AP – É fundamental. A economia nacional, de um modo geral, é deficitária. Deficitária na indústria, no comércio e nos serviços, mas na agricultura somos competitivos. O Cerrado, que chamo de caixa de segredos, está a cada dia melhorando suas condições de produção. Abrimos a primeira caixa e encontramos coisas boas, agora estamos na segunda, com ocorrências melhores. O Brasil é hoje o líder em agricultura tropical. Estamos fazendo avanços belíssimos.
A agricultura tropical é muito mais competitiva e sustentável. Aqui, não temos uma janela de 12 dias para plantar como há nos Estados Unidos e na Europa; temos 12 meses de aproveitamento. Conseguimos a segunda safra com condições naturais e vamos para a terceira. Então, é preciso desenvolver isso porque não há nada no mundo com esse potencial e acredito que vamos desenvolver rápido essas condições porque há mercado, há demanda.
Mas é preciso investir muito em pesquisa porque ainda não temos tecnologia acabada. Temos que evoluir. E quais os principais desafios da agricultura brasileira hoje?
AP – A agricultura brasileira precisa ser reconhecida pela sociedade e não é. A sociedade brasileira se beneficia dela sem saber. Na década de 70 a família média brasileira gastava de 42% a 48% de sua renda na alimentação. Em 2000, o percentual caiu para cerca de 12%, 14% graças à tecnologia que possibilitou aumentar a produtividade, baixar custos e, principalmente, não derrubar áreas. Mantemos o Cerrado hoje com mais de 50% de cobertura natural. Temos um potencial fabuloso porque desenvolvemos tecnologia de recuperação das áreas degradadas. A pecuária, que expandiu bastante no Cerrado, degradou muito; as pastagens estão 90% deterioradas, mas hoje temos através de tecnologias adequadas o plantio direto, a integração lavoura, pecuária e floresta e capacidade para recuperar essa área desgasta com rapidez e vantagens econômicas, isso não existe no mundo.
Em que áreas a pesquisa deve ser prioritária para o desenvolvimento?

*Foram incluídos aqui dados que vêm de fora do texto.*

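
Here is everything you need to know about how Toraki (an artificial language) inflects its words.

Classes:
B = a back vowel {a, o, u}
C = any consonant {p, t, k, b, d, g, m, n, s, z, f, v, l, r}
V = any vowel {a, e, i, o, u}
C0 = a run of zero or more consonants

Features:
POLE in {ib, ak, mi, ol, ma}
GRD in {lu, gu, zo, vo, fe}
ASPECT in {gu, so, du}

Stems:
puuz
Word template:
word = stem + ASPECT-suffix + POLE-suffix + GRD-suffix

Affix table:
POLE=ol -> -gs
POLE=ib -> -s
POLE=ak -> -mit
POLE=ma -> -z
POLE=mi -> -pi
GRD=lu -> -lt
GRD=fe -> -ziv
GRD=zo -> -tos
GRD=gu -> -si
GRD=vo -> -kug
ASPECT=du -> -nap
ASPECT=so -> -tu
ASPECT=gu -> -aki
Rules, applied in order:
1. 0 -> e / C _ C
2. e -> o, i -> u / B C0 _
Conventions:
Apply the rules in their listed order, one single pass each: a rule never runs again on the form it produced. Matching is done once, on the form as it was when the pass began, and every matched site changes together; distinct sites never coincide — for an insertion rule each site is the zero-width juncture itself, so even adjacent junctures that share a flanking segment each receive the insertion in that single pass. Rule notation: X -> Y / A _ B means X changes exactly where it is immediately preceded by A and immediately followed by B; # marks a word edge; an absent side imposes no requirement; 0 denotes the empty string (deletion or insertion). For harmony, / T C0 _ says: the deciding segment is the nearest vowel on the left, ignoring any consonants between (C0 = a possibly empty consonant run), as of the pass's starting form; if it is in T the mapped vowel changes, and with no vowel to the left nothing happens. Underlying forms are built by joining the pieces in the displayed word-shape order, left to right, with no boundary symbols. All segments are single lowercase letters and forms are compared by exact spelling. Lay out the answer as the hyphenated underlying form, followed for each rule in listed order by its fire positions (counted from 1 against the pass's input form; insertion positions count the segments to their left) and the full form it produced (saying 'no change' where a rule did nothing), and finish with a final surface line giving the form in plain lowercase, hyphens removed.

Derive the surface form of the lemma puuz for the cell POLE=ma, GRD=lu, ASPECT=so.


underlying: puuz-tu-z-lt
1. 0 -> e / C _ C: inserts after position(s) 4, 7, 8: puuzetuzelet
2. e -> o, i -> u / B C0 _: fires at position(s) 5, 9: puuzotuzolet
surface: puuzotuzolet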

AP – O Brasil tem distintamente seis grandes biomas que ainda não conhecemos bem. Acabamos de fazer uma besteira ao aprovar uma lei chamada Código Florestal que coloca em condições iguais, com as mesmas regras, o trópico úmido da Amazônia e o semiárido do nordeste, por exemplo. Esse é um gesto de ignorância, de incompetência em um país que tem uma Embrapa, que foi proibida de falar sobre isso. O que vejo é que esses biomas precisam ser bem tratados: Amazônia, Caatinga, Cerrado, Mata Atlântica, Pantanal e o Pampa. Precisamos dar um tratamento especial, colocar a Embrapa, as universidades e a iniciativa privada, com o produtor rural envolvido, para desenvolverem formas de manejo que não degradem os recursos naturais.
Em sua opinião, as políticas do governo estão equivocadas?
AP – Sim. As políticas deveriam caminhar nesse sentido de estimular pesquisas capazes de gerar produtividade e garantir a preservação dos recursos naturais: o solo, a água, a planta, os animais e o clima. Temos que fazer um esforço nesse sentido. É isso que defendo como ponto fulcral. Além disso, temos que melhorar a infraestrutura – há mais de 20 anos que não investimos em infraestrutura – e, sobretudo, políticas públicas adequadas e de apoio às instituições para que possam se organizar no setor produtivo. Hoje, perdemos para nossos concorrentes por esses descuidos. Não estamos cuidando da qualidade dos produtos, da certificação, da padronização. Tudo precisa ser melhorado.
Diante do cenário atual, como o Sr. vislumbra nossa agricultura no futuro?
AP – Estamos perdendo espaço. A Embrapa está com dificuldades para comprar passagens para pesquisadores; instituições estaduais sendo fechadas; as universidades com potencial humano fabuloso sem poder aproveitar. Considero isso crime de lesa-pátria. Precisamos mudar esse cenário. O governo precisa recompor sua atuação no setor agrícola, não estou falando em subsidiar, mas em dar condições de igualdade para que o produtor brasileiro possa competir com seus contendores do mercado. É isso ou vamos perder cada vez mais espaço.